ブラウザを自動的に開くかどうかを設定で選べる様にする


設定画面にチェックボタンを追加して、インテントで受け取ったURLを自動的にブラウザで開くかどうか設定出来る様にした。ONの場合とOFFの場合で試してみた所、自動的にブラウザを開かずに単に一覧リストを表示するだけの方が使いやすい様な気がする。




リダイレクト時に複数のエントリが追加されてしまう問題


自動的にブラウザを開く場合にWebサーバーからリダイレクトのレスポンスが返って来ると、標準ブラウザはリダイレクト先のURLを開く為にまたインテントを発行する様になっている。そのインテントを再度このアプリが受け取ると、結局一覧リスト上はURLが微妙に違うだけで内容は同じページ、という行が複数追加されてしまう事になる。

例えば、
http://d.hatena.ne.jp/hogehoge/
というサイトを開いて、
http://d.hatena.ne.jp/hogehoge/touch
にリダイレクトされた場合にこの現象が起きる。

これを防ごうとすると、

「インテントを受け取った時にそれがリダイレクトされて来たものなのかどうか判定してそうであれば無視する。」

という動作が出来ればいいのだが、その判定方法が見つからないのでこの方法は今の所実現出来ていない。

次善の策としては、

「時間制限を設けて、前のインテント処理から一定の時間内(20秒とか)は同じタイトルの行を追加しない様にする。」

というやり方が考えられる。

ただ、ややこしくなりそうなのでそこまで実装するのは今回は見送り。(笑)



全ソースと次の目標


今回の全ソースはこちらからダウンロード可能になっている。
mikehibm/android-browser-intent03 at intent04 - GitHub

他にも「設定画面で標準以外のブラウザを選べる様にする」とか、「ListViewにチェックボックスを付けて処理対象を選択出来るようにする」とか、検討した機能はあった。

「メールを送る代わりにどこかのサーバーにデータを送信する」というのも面白そうだ。

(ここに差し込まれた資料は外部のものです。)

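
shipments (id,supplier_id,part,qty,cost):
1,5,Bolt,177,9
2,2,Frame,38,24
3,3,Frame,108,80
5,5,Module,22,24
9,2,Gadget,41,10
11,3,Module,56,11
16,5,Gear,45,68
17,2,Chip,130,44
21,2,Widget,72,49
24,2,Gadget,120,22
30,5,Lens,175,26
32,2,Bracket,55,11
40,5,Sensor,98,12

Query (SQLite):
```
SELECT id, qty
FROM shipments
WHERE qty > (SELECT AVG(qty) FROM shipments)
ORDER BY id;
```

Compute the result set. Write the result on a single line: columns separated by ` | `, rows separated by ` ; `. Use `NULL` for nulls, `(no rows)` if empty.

Scalar subquery: AVG(qty) over all shipments rows = 87.461538 (≈; comparison uses full precision).
Keep rows where qty > that value.

1 | 177 ; 3 | 108 ; 17 | 130 ; 24 | 120 ; 30 | 175 ; 40 | 98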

Google DocumentsのSpreadsheetに書き込めば意外と使い途があるかも知れない。

ただこのアプリを変更するのは今回で一旦ストップしておこうと思う。

実を言うと、「気になったリンクの一覧を簡単にPCに送る」というもともとの目的は Google Readerの「スターを付ける」機能を使えばほぼ達成出来る事に気付いてしまったからだ。
Googleリーダーに「後で読む」っぽい機能をつける方法 : ライフハッカー[日本版]
情報の収集、閲覧、集約は全てGoogleリーダーに任せることにした。 - iPhoneとiMacと自分と…

「スターを付ける」を使い出してからは、この自作アプリを使うのはTwitterなどGoogle Readerの管理外のURLをPCに送りたい時だけになってしまった。まあそれでも完全に用が無くなった訳ではないのでよしとしよう。


それに、他にもっと面白そうな事がたくさんある。あり過ぎて困る。

次からはSurfaceViewを使ったグラフィック処理や、SoundPoolを使って音を出す事などをやってみようかなと思っている。

あと、OpenGLにも興味を惹かれる。何か子供向けの教育アプリでも作れないものかなとこんな本を読んでみたりもしている。
OpenGLで作る Android SDKゲームプログラミング 中島 安彦 (著), 横江 宗太 (著), 株式会社パンカク (著)
簡単なものから始めて少しずつ機能を追加して行く構成になっていて、とても分りやすい。